Gary Dulin

No. 94, 79, 69, 70, 61
- Positions: Defensive end, defensive tackle

Personal information
- Born: January 20, 1957 (age 69) Madisonville, Kentucky, U.S.
- Listed height: 6 ft 4 in (1.93 m)
- Listed weight: 275 lb (125 kg)

Career information
- High school: North Hopkins (Madisonville)
- College: Ohio State
- NFL draft: 1980: undrafted

Career history
- New York Jets (1980)*; Ottawa Rough Riders (1982–1984); Saskatchewan Roughriders (1985); Toronto Argonauts (1985); St.
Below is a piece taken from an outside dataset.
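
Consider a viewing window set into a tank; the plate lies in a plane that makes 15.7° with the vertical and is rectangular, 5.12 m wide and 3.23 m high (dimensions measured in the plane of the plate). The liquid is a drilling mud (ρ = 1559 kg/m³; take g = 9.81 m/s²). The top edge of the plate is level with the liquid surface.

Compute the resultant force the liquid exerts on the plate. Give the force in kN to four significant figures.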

Louis Cardinals (1986–1987);
- * Offseason and/or practice squad member only

Awards and highlights
- CFL All-Star (1983); 2× CFL East All-Star (1982, 1983);

Career NFL statistics
- Sacks: 0.5
- Stats at Pro Football Reference

= Gary Dulin =

American gridiron football player (born 1957)

Gary Dulin (born January 20, 1957) is an American former professional football player who was a defensive end and defensive tackle in the National Football League (NFL) and Canadian Football League (CFL). He played college football for the Ohio State Buckeyes. He played for the Ottawa Rough Riders from 1982 to 1984, the Saskatchewan Roughriders and Toronto Argonauts in 1985 and for the St. Louis Cardinals from 1986 to 1987.